Excellent return, Mr. Campbell. I will spend quite some time licking that wound.
Poetry could only matter if people really wrote it for the right reasons. Poetry has become a beauty pageant and a popularity contest for people who think they're smarter and "deeper" than they really are.
People may say they care, but you can see in their words that they don't.
I don't know why I would bother trying to explain to you, Mr. Brian Campbell. You're obviously going to defend the honor of poetry at any cost.
I don't defend crap, and at least 90% of so-called poetry is crap. What is good, vital and relevant is being systemically ignored -- on the page of the culture, poetry is practically off the margin -- & that is sad. But as a friend of mine put it, you should concern yourself primarily with the poet as seer rather than the poet as scene.
Mr. Brian Campbell-
Who is ignoring the good poetry? Not poets themselves, certainly. There are far too many "poets" bumping around out in the world for the good stuff to be missed by them. Then who?
You illustrate your point with a page/margin metaphor. You mention the page as representative of culture. Correct me if I'm wrong, but you're stating that the larger majority of culture (mainstream culture, perhaps) is ignoring poetry, especially the "good" stuff. And you say that this is sad.

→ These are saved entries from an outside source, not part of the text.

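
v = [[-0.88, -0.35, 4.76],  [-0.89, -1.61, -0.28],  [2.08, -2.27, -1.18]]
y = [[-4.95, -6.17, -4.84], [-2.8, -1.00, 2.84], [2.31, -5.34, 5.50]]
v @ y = [[16.33, -19.64, 29.45], [8.27, 8.60, -1.8], [-6.67, -4.26, -23.0]]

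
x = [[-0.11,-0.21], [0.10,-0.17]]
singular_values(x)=[0.27, 0.15]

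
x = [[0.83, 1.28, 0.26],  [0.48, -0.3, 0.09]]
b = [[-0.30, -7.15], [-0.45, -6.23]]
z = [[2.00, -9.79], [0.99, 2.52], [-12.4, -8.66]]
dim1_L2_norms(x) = [1.55, 0.57]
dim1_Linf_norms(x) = [1.28, 0.48]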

Well, I guess my question is, why do you care? Why is it sad? Why do you feel the need to impose your poetry, or rather poetry in general on the masses? What's good for the goose, isn't always good for the gander. There are plenty of things encompassed by culture at large that you don't participate in, and there aren't fanatics out there trying to sweep you into the fold.
Poetry has, for most of its recent history, consisted of an art form on the fringes of mainstream and authors who bemoan the fact that their "art" isn't appreciated at the same time that they revel in it, waving it like a flag of intellectual superiority over the masses who either "don't get it" or "don't care."
Why should they try to get it, if they don't want to get it? Why should they care if they don't?
p.s. Something that is ignored rather wholesale by humanity cannot by its very definition be vital and relevant.